Doty’s attorney, Katherine Kleigh Hathaway, told SFGATE she believes Doty was acting in self-defense. Hathaway said Carmignani allegedly came out of his house yelling at Doty and pepper-sprayed him.
“I don’t know what’s going to be revealed, but I do think that this is most likely going to end up being a self-defense case,” Hathaway said.
Friday, KGO interviewed a man who claimed he was with the person who attacked Carmignani. “It wasn’t a crow bar. It was two round pieces of metal that had been broken,” he said.
The man alleged that he and Doty were sprayed with bear mace because Carmignani didn’t like that they were outside his home. Doty was arrested and booked into San Francisco County Jail, where he has been in custody since the attack. He remains detained “because of the public safety risk posed,” the San Francisco District Attorney’s Office said.
Doty is scheduled to appear in court Thursday for an arraignment. If he’s convicted of all charges, he faces seven years in prison.
Hathaway said she hasn’t been able to speak with Doty because he is sick but plans on speaking with him Tuesday ahead of the arraignment.
San Francisco District Attorney Brooke Jenkins condemned the violence in a Monday statement, saying it’s “unacceptable.”

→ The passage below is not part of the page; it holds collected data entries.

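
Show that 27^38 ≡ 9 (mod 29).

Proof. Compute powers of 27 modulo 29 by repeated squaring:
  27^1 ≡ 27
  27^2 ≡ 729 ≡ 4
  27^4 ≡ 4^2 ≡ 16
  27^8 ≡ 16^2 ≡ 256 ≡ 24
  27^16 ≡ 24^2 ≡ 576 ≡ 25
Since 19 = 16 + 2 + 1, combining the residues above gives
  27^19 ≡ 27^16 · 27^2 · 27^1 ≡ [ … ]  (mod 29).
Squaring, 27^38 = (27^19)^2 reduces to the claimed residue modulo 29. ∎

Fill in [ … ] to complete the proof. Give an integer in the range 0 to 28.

Multiply the listed residues: 25 · 4 · 27 = 100 → 2700.
Reducing modulo 29: 2700 = 93·29 + 3, so 27^19 ≡ 3.

3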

“I understand how a violent attack like this can shake a community, and I am committed to ensuring that the defendant is held accountable, so that we send the strongest message that violence like this is unacceptable,” Jenkins said. “I am sending strength to the victim as he continues his recovery, and we will do everything in our power to seek justice for the victim and the community that has been traumatized.”
Carmignani was appointed fire commissioner in 2013 by then-Mayor Ed Lee; he resigned less than five months later, after being arrested on domestic violence charges, the San Francisco Chronicle reported at the time. (The Chronicle and SFGATE are both owned by Hearst but have separate newsrooms.)
Wednesday’s attack came after Cash App founder Bob Lee was stabbed to death early Tuesday in another high-profile incident.